Twitter’s new political advertising policy was finalized four weeks—and effective five weeks—after Trask had requested on Oct. 15 more records than his initial request from Twitter related to political advertising—information on all political advertising on Twitter purchased since Oct. 14, 2014.
Trask told The Seattle Times that the fine for Twitter is “particularly good news for fairness in election advertising in our state.”
“It’s a question of whether or not companies are following the laws that the people want in place, and that other companies have followed for decades. It’s more about ensuring fairness than ensuring fines,” he told the outlet.
Washington’s campaign finance law requires commercial advertisers to indefinitely retain certain records such as names of candidates, the dates of the advertisements, the sponsors of the ads, how much the ads cost, and who paid for them. The information must be publicly available within 24 hours of the ad’s publication.
Ferguson has pursued cases against other social media platforms.
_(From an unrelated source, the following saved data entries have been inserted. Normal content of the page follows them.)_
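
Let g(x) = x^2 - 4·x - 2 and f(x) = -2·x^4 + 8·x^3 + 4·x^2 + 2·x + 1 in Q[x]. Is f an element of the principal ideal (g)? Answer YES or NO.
In Q[x] the ideal (g) consists of all multiples of g, so f ∈ (g) iff g | f, i.e. iff the remainder of f on division by g is 0. Divide f by g (g is monic, so eliminate the leading term of the running remainder at each step):
  leading term -2·x^4: subtract (-2·x^2)·g(x) = -2·x^4 + 8·x^3 + 4·x^2, leaving 2·x + 1
The remainder r(x) = 2·x + 1 ≠ 0 (and deg r < deg g), so g ∤ f, i.e. f ∉ (g).

Final answer: NO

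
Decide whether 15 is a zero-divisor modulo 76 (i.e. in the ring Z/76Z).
NO

gcd(15, 76) = 1, so 15 is a unit in Z/76Z (it has a multiplicative inverse). A unit cannot be a zero-divisor: if 15·b ≡ 0 then multiplying both sides by 15^(−1) gives b ≡ 0. So 15 is not a zero-divisor.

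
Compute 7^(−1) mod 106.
7^(−1) ≡ 91 (mod 106)

Apply the extended Euclidean algorithm to (106, 7), tracking rows (r, s, t) with s·106 + t·7 = r. Each division r_prev = q·r_cur + r_new produces the new row as (previous row) − q·(current row):
  row A: (106, 1, 0)   [1·106 + 0·7 = 106]
  row B: (7, 0, 1)   [0·106 + 1·7 = 7]
  106 = 15·7 + 1   → row C = row A − 15·row B = (1, 1, −15)   [check: 1·106 − 15·7 = 1]
  7 = 7·1 + 0   → remainder 0, stop. gcd = 1 (last nonzero row C).
The gcd is 1, so 7 is invertible mod 106. The last nonzero row gives 1·106 − 15·7 = 1, so t = −15. So 7^(−1) ≡ −15 ≡ 91 (mod 106). Verify: 7 · 91 = 637 ≡ 1 (mod 106). ✓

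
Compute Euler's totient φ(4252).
φ(4252) = 2124

φ is multiplicative, with φ(p^e) = p^e − p^(e−1). Factorise 4252 = 2^2 · 1063. Then
  φ(4252) = (2^2 − 2^1) · (1063 − 1) = 2 · 1062 = 2124.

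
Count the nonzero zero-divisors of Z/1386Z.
In Z/1386Z each nonzero element is either a unit (gcd with 1386 is 1) or a zero-divisor (gcd > 1). The number of units is φ(1386): factorise 1386 = 2 · 3^2 · 7 · 11, so φ(1386) = (2 − 1) · (3^2 − 3^1) · (7 − 1) · (11 − 1) = 1 · 6 · 6 · 10 = 360. The nonzero elements number 1386 − 1 = 1385. Hence the nonzero zero-divisors number 1385 − 360 = 1025.

Final answer: Z/1386Z has 1025 nonzero zero-divisors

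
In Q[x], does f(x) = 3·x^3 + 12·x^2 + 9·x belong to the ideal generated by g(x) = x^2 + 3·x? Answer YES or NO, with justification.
YES

In Q[x] the ideal (g) consists of all multiples of g, so f ∈ (g) iff g | f, i.e. iff the remainder of f on division by g is 0. Divide f by g (g is monic, so eliminate the leading term of the running remainder at each step):
  leading term 3·x^3: subtract (3·x)·g(x) = 3·x^3 + 9·x^2, leaving 3·x^2 + 9·x
  leading term 3·x^2: subtract (3)·g(x) = 3·x^2 + 9·x, leaving 0
The remainder is 0, so f(x) = g(x) · h(x) with h(x) = 3·x + 3. Hence g | f, i.e. f ∈ (g).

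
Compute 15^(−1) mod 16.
Apply the extended Euclidean algorithm to (16, 15), tracking rows (r, s, t) with s·16 + t·15 = r. Each division r_prev = q·r_cur + r_new produces the new row as (previous row) − q·(current row):
  row A: (16, 1, 0)   [1·16 + 0·15 = 16]
  row B: (15, 0, 1)   [0·16 + 1·15 = 15]
  16 = 1·15 + 1   → row C = row A − 1·row B = (1, 1, −1)   [check: 1·16 − 1·15 = 1]
  15 = 15·1 + 0   → remainder 0, stop. gcd = 1 (last nonzero row C).
The gcd is 1, so 15 is invertible mod 16. The last nonzero row gives 1·16 − 1·15 = 1, so t = −1. So 15^(−1) ≡ −1 ≡ 15 (mod 16). Verify: 15 · 15 = 225 ≡ 1 (mod 16). ✓

Final answer: 15^(−1) ≡ 15 (mod 16)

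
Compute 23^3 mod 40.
7

Use repeated squaring. Binary(3) = 11. Walk through the bits of the exponent 3 left-to-right: at each bit after the leading one, square the running value, then multiply by 23 if the bit is 1 (always reducing mod 40):
  bit 1 = 1 (leading): start with 23.
  bit 2 = 1: square 23^2 = 529 ≡ 9; bit is 1, so multiply 9·23 = 207 ≡ 7 (mod 40).
Final value: 23^3 ≡ 7 (mod 40).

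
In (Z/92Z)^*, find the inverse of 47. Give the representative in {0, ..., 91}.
47^(−1) ≡ 47 (mod 92)

Apply the extended Euclidean algorithm to (92, 47), tracking rows (r, s, t) with s·92 + t·47 = r. Each division r_prev = q·r_cur + r_new produces the new row as (previous row) − q·(current row):
  row A: (92, 1, 0)   [1·92 + 0·47 = 92]
  row B: (47, 0, 1)   [0·92 + 1·47 = 47]
  92 = 1·47 + 45   → row C = row A − 1·row B = (45, 1, −1)   [check: 1·92 − 1·47 = 45]
  47 = 1·45 + 2   → row D = row B − 1·row C = (2, −1, 2)   [check: −1·92 + 2·47 = 2]
  45 = 22·2 + 1   → row E = row C − 22·row D = (1, 23, −45)   [check: 23·92 − 45·47 = 1]
  2 = 2·1 + 0   → remainder 0, stop. gcd = 1 (last nonzero row E).
The gcd is 1, so 47 is invertible mod 92. The last nonzero row gives 23·92 − 45·47 = 1, so t = −45. So 47^(−1) ≡ −45 ≡ 47 (mod 92). Verify: 47 · 47 = 2209 ≡ 1 (mod 92). ✓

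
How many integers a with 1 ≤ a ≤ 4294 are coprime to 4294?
2016

The number of a ∈ {1, ..., 4294} with gcd(a, 4294) = 1 is by definition Euler's totient φ(4294). φ is multiplicative, with φ(p^e) = p^e − p^(e−1). Factorise 4294 = 2 · 19 · 113. Then
  φ(4294) = (2 − 1) · (19 − 1) · (113 − 1) = 1 · 18 · 112 = 2016.
So there are 2016 such integers.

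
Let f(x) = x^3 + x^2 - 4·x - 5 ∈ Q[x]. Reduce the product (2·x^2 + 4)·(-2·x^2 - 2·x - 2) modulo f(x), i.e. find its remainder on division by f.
First multiply in Q[x] without reducing: a · b = -4·x^4 - 4·x^3 - 12·x^2 - 8·x - 8. Now divide by f(x) = x^3 + x^2 - 4·x - 5, eliminating the leading term at each step:
  leading term -4·x^4: subtract (-4·x)·f(x) = -4·x^4 - 4·x^3 + 16·x^2 + 20·x, leaving -28·x^2 - 28·x - 8
The degree is now < 3, so this is the remainder. Hence a · b ≡ -28·x^2 - 28·x - 8 in Q[x]/(f).

Final answer: a · b ≡ -28·x^2 - 28·x - 8 (mod f(x))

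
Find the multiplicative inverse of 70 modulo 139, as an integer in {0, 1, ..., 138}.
Apply the extended Euclidean algorithm to (139, 70), tracking rows (r, s, t) with s·139 + t·70 = r. Each division r_prev = q·r_cur + r_new produces the new row as (previous row) − q·(current row):
  row A: (139, 1, 0)   [1·139 + 0·70 = 139]
  row B: (70, 0, 1)   [0·139 + 1·70 = 70]
  139 = 1·70 + 69   → row C = row A − 1·row B = (69, 1, −1)   [check: 1·139 − 1·70 = 69]
  70 = 1·69 + 1   → row D = row B − 1·row C = (1, −1, 2)   [check: −1·139 + 2·70 = 1]
  69 = 69·1 + 0   → remainder 0, stop. gcd = 1 (last nonzero row D).
The gcd is 1, so 70 is invertible mod 139. The last nonzero row gives −1·139 + 2·70 = 1, so t = 2. So 70^(−1) ≡ 2 (mod 139). Verify: 70 · 2 = 140 ≡ 1 (mod 139). ✓

Final answer: 70^(−1) ≡ 2 (mod 139)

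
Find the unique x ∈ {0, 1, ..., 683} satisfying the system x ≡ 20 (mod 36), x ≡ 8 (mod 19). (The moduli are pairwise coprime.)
The moduli 36, 19 are pairwise coprime, so by the CRT there is a unique solution mod 36·19 = 684.
Solve by successive substitution. Start with x ≡ 20 (mod 36).
  Combine with x ≡ 8 (mod 19): write x = 20 + 36·t and require 20 + 36·t ≡ 8 (mod 19), i.e. 36·t ≡ 8 − 20 ≡ 7 (mod 19). Since 36^(−1) ≡ 9 (mod 19) (36 ≡ 17 (mod 19)), t ≡ 9·7 ≡ 6 (mod 19). So x ≡ 20 + 36·6 = 236 (mod 684).
Unique solution in [0, 684): x = 236.

Final answer: x ≡ 236 (mod 684); the representative in [0, 684) is 236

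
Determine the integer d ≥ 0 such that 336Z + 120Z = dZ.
(336, 120) = (24); d = 24

In the PID Z, (a, b) is generated by gcd(a, b). Compute gcd(336, 120) with the extended Euclidean algorithm, tracking rows (r, s, t) with s·336 + t·120 = r:
  row A: (336, 1, 0)   [1·336 + 0·120 = 336]
  row B: (120, 0, 1)   [0·336 + 1·120 = 120]
  336 = 2·120 + 96   → row C = row A − 2·row B = (96, 1, −2)   [check: 1·336 − 2·120 = 96]
  120 = 1·96 + 24   → row D = row B − 1·row C = (24, −1, 3)   [check: −1·336 + 3·120 = 24]
  96 = 4·24 + 0   → remainder 0, stop. gcd = 24 (last nonzero row D).
So gcd(336, 120) = 24, with Bézout identity −1·336 + 3·120 = 24. Containment (⊇): the Bézout identity exhibits 24 as an element of (336, 120), giving (24) ⊆ (336, 120). Containment (⊆): since 24 | 336 and 24 | 120 (336 = 24·14, 120 = 24·5), every Z-linear combination of 336 and 120 is divisible by 24, so (336, 120) ⊆ (24). Therefore (336, 120) = (24), d = 24.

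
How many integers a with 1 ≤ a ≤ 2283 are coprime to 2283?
The number of a ∈ {1, ..., 2283} with gcd(a, 2283) = 1 is by definition Euler's totient φ(2283). φ is multiplicative, with φ(p^e) = p^e − p^(e−1). Factorise 2283 = 3 · 761. Then
  φ(2283) = (3 − 1) · (761 − 1) = 2 · 760 = 1520.
So there are 1520 such integers.

Final answer: 1520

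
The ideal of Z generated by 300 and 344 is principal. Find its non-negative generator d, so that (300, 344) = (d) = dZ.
In the PID Z, (a, b) is generated by gcd(a, b). Compute gcd(344, 300) with the extended Euclidean algorithm, tracking rows (r, s, t) with s·344 + t·300 = r:
  row A: (344, 1, 0)   [1·344 + 0·300 = 344]
  row B: (300, 0, 1)   [0·344 + 1·300 = 300]
  344 = 1·300 + 44   → row C = row A − 1·row B = (44, 1, −1)   [check: 1·344 − 1·300 = 44]
  300 = 6·44 + 36   → row D = row B − 6·row C = (36, −6, 7)   [check: −6·344 + 7·300 = 36]
  44 = 1·36 + 8   → row E = row C − 1·row D = (8, 7, −8)   [check: 7·344 − 8·300 = 8]
  36 = 4·8 + 4   → row F = row D − 4·row E = (4, −34, 39)   [check: −34·344 + 39·300 = 4]
  8 = 2·4 + 0   → remainder 0, stop. gcd = 4 (last nonzero row F).
So gcd(300, 344) = 4, with Bézout identity −34·344 + 39·300 = 4. Containment (⊇): the Bézout identity exhibits 4 as an element of (300, 344), giving (4) ⊆ (300, 344). Containment (⊆): since 4 | 300 and 4 | 344 (300 = 4·75, 344 = 4·86), every Z-linear combination of 300 and 344 is divisible by 4, so (300, 344) ⊆ (4). Therefore (300, 344) = (4), d = 4.

Final answer: (300, 344) = (4); d = 4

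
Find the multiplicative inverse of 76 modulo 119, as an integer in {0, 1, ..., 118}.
Apply the extended Euclidean algorithm to (119, 76), tracking rows (r, s, t) with s·119 + t·76 = r. Each division r_prev = q·r_cur + r_new produces the new row as (previous row) − q·(current row):
  row A: (119, 1, 0)   [1·119 + 0·76 = 119]
  row B: (76, 0, 1)   [0·119 + 1·76 = 76]
  119 = 1·76 + 43   → row C = row A − 1·row B = (43, 1, −1)   [check: 1·119 − 1·76 = 43]
  76 = 1·43 + 33   → row D = row B − 1·row C = (33, −1, 2)   [check: −1·119 + 2·76 = 33]
  43 = 1·33 + 10   → row E = row C − 1·row D = (10, 2, −3)   [check: 2·119 − 3·76 = 10]
  33 = 3·10 + 3   → row F = row D − 3·row E = (3, −7, 11)   [check: −7·119 + 11·76 = 3]
  10 = 3·3 + 1   → row G = row E − 3·row F = (1, 23, −36)   [check: 23·119 − 36·76 = 1]
  3 = 3·1 + 0   → remainder 0, stop. gcd = 1 (last nonzero row G).
The gcd is 1, so 76 is invertible mod 119. The last nonzero row gives 23·119 − 36·76 = 1, so t = −36. So 76^(−1) ≡ −36 ≡ 83 (mod 119). Verify: 76 · 83 = 6308 ≡ 1 (mod 119). ✓

Final answer: 76^(−1) ≡ 83 (mod 119)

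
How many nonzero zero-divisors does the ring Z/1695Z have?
In Z/1695Z each nonzero element is either a unit (gcd with 1695 is 1) or a zero-divisor (gcd > 1). The number of units is φ(1695): factorise 1695 = 3 · 5 · 113, so φ(1695) = (3 − 1) · (5 − 1) · (113 − 1) = 2 · 4 · 112 = 896. The nonzero elements number 1695 − 1 = 1694. Hence the nonzero zero-divisors number 1694 − 896 = 798.

Final answer: Z/1695Z has 798 nonzero zero-divisors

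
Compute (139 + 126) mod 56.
Reduce the summands first: 139 ≡ 27, 126 ≡ 14 (mod 56), so 139 + 126 ≡ 27 + 14 (mod 56). 27 + 14 = 41; 41 = 0·56 + 41, so (139 + 126) mod 56 = 41.

Final answer: 41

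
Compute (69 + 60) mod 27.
21

Reduce the summands first: 69 ≡ 15, 60 ≡ 6 (mod 27), so 69 + 60 ≡ 15 + 6 (mod 27). 15 + 6 = 21; 21 = 0·27 + 21, so (69 + 60) mod 27 = 21.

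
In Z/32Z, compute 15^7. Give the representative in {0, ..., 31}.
15

Use repeated squaring. Binary(7) = 111. Walk through the bits of the exponent 7 left-to-right: at each bit after the leading one, square the running value, then multiply by 15 if the bit is 1 (always reducing mod 32):
  bit 1 = 1 (leading): start with 15.
  bit 2 = 1: square 15^2 = 225 ≡ 1; bit is 1, so multiply 1·15 = 15 (mod 32).
  bit 3 = 1: square 15^2 = 225 ≡ 1; bit is 1, so multiply 1·15 = 15 (mod 32).
Final value: 15^7 ≡ 15 (mod 32).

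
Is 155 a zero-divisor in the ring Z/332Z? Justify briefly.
gcd(155, 332) = 1, so 155 is a unit in Z/332Z (it has a multiplicative inverse). A unit cannot be a zero-divisor: if 155·b ≡ 0 then multiplying both sides by 155^(−1) gives b ≡ 0. So 155 is not a zero-divisor.

Final answer: NO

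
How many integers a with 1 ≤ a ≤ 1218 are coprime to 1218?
The number of a ∈ {1, ..., 1218} with gcd(a, 1218) = 1 is by definition Euler's totient φ(1218). φ is multiplicative, with φ(p^e) = p^e − p^(e−1). Factorise 1218 = 2 · 3 · 7 · 29. Then
  φ(1218) = (2 − 1) · (3 − 1) · (7 − 1) · (29 − 1) = 1 · 2 · 6 · 28 = 336.
So there are 336 such integers.

Final answer: 336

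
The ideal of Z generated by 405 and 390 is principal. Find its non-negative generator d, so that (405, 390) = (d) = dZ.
(405, 390) = (15); d = 15

In the PID Z, (a, b) is generated by gcd(a, b). Compute gcd(405, 390) with the extended Euclidean algorithm, tracking rows (r, s, t) with s·405 + t·390 = r:
  row A: (405, 1, 0)   [1·405 + 0·390 = 405]
  row B: (390, 0, 1)   [0·405 + 1·390 = 390]
  405 = 1·390 + 15   → row C = row A − 1·row B = (15, 1, −1)   [check: 1·405 − 1·390 = 15]
  390 = 26·15 + 0   → remainder 0, stop. gcd = 15 (last nonzero row C).
So gcd(405, 390) = 15, with Bézout identity 1·405 − 1·390 = 15. Containment (⊇): the Bézout identity exhibits 15 as an element of (405, 390), giving (15) ⊆ (405, 390). Containment (⊆): since 15 | 405 and 15 | 390 (405 = 15·27, 390 = 15·26), every Z-linear combination of 405 and 390 is divisible by 15, so (405, 390) ⊆ (15). Therefore (405, 390) = (15), d = 15.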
Google and Facebook were each fined more than $200,000 in December 2018 for having failed to keep legally required records for political advertising since 2013.
The Washington state attorney general in April sued Facebook for a second time for having sold political ads without retaining records for public inspection. Ferguson alleges Facebook intentionally violated the law and, if that’s found to be the case, the campaign finance penalties can be tripled. Facebook sought to have the charges dismissed, but the court rejected the effort in August. The case is ongoing.
The company on Oct. 7 announced that it will temporarily ban political ads in the United States after the Nov. 3 election when polls close “to reduce opportunities for confusion or abuse.” It stated it will let advertisers know when the policy is lifted.